Mirai Tokenomics
Everything about dilution, staking, revenue and sustainability
Last updated
Everything about dilution, staking, revenue and sustainability
Last updated
The Mirai Protocol is a lending platform where users can lend and borrow various crypto assets in a decentralized, trustless, and permissionless manner. The platform operates on a revenue sharing model, where the interest generated from lending is distributed among the Lenders, Revenue Splitter, Real Yield Stakers, and the Team Fund.
Lenders: Lenders on the Mirai Protocol will receive a significant portion of the total interest generated as borrowers pay interest. Specifically, they will receive 60% of the interest generated.

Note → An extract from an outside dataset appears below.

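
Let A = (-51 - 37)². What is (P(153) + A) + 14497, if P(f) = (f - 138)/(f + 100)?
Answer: 5626988/253 ≈ 22241.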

Borrowers: Borrowers on the Mirai Protocol are required to pay interest on the assets they borrow. Of this interest, 60% goes to the Lenders, while 40% goes to the Revenue Splitter.
Revenue Splitter: The Revenue Splitter is responsible for distributing the revenue generated by the protocol among different stakeholders. It receives assets in various forms and routes them to the Team Fund and Real Yield Stakers.
Real Yield Staker: MIRAI token holders have the opportunity to lock up their tokens for a period of time, called an epoch, in exchange for real yield in the form of various assets such as ETH, BTC, DAI, USDC, USDT, and other blue-chip assets. Users are able to withdraw their assets at any point, but doing so would forfeit the yield they would have received.
Team Fund: A portion of the revenue generated by the protocol, specifically 45%, is allocated to the Team Fund. These funds are used to cover expenses such as salaries, marketing, development, and other operational costs.